Way to put them Simmons to good use Robert. Congrats!!


----------



## JBranch (Oct 19, 2014)

Good one RC. I knew it wouldn't be long.


----------



## Munkywrench (Oct 20, 2014)

buckbacks said:


> Nice deer. They were on fire this weekend. I took a broomstick yesterday and had 2 at 5 yds. Back w the bow today and had a doe 12 but she just walked out my life.....



Got so many these days you're beating em back with a "broomstick" huh?

Congrats on another fine deer. Where can you buy freezers in bulk?


----------



## robert carter (Oct 20, 2014)

Thanks all. Thats a 130 grain tiger shark with 42 grain adapter and a 100 grain brass insert.RC


----------



## 2wheelfoster (Oct 20, 2014)

Way to go RC!


----------



## charlie 2 arrow (Oct 20, 2014)

Awesome!


----------



## dm/wolfskin (Oct 20, 2014)

Good deal. He's long too. We've been tricked by the so call spikes this year.


----------



## GrayG (Oct 20, 2014)

Congrats! Another perfect shot.


----------



## sawtooth (Oct 20, 2014)

That's awesome. Congratulations!

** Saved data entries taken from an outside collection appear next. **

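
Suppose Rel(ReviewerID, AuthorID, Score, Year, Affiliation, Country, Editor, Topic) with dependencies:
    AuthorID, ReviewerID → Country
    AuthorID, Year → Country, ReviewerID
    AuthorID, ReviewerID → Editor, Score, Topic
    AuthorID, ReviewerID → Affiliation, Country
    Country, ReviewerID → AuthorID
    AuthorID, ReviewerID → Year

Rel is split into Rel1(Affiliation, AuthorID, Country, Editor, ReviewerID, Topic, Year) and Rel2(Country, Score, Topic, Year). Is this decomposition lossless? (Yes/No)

No

The shared attributes are {Country, Topic, Year} and {Country, Topic, Year}⁺ = {Country, Topic, Year}.
Rel1 ⊄ {Country, Topic, Year} and Rel2 ⊄ {Country, Topic, Year}, so the split is lossy.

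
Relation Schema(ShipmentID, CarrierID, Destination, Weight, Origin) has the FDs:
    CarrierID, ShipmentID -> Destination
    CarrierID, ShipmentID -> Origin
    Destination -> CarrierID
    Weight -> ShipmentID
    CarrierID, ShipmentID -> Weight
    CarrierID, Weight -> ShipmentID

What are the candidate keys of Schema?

Closure of {CarrierID, ShipmentID} is {CarrierID, Destination, Origin, ShipmentID, Weight}, the whole schema; {CarrierID, ShipmentID} is a candidate key.
Closure of {CarrierID, Weight} is {CarrierID, Destination, Origin, ShipmentID, Weight}, the whole schema; {CarrierID, Weight} is a candidate key.
Closure of {Destination, ShipmentID} is {CarrierID, Destination, Origin, ShipmentID, Weight}, the whole schema; {Destination, ShipmentID} is a candidate key.
Closure of {Destination, Weight} is {CarrierID, Destination, Origin, ShipmentID, Weight}, the whole schema; {Destination, Weight} is a candidate key.
These are minimal and exhaustive — every other superkey contains one of them.

{CarrierID, ShipmentID}, {CarrierID, Weight}, {Destination, ShipmentID}, {Destination, Weight}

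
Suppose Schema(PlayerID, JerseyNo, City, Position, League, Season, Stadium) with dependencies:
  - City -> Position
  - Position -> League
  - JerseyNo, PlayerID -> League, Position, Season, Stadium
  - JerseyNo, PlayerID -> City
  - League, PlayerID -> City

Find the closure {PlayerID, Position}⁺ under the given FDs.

Start with {PlayerID, Position}.
Position -> League applies; add {League} → now {League, PlayerID, Position}.
League, PlayerID -> City applies; add {City} → now {City, League, PlayerID, Position}.
No further FD applies.

{City, League, PlayerID, Position}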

When's your video gonna be ready?


----------



## chenryiv (Oct 20, 2014)

I like the way you get it done RC. All business.  Congrats!!


----------



## robert carter (Oct 21, 2014)

Hey, I just noticed...its the first time in my life I had on matching camo..lol.RC


----------



## Hunting 4 Him (Oct 21, 2014)

buckbacks said:


> Nice deer. They were on fire this weekend. I took a broomstick yesterday and had 2 at 5 yds. Back w the bow today and had a doe 12 but she just walked out my life.....



What are you doing with a "broomstick" in a tree stand?


----------



## Allen Oliver (Oct 21, 2014)

robert carter said:


> Hey, I just noticed...its the first time in my life I had on matching camo..lol.RC



Your wife must have set your clothes out for you.


----------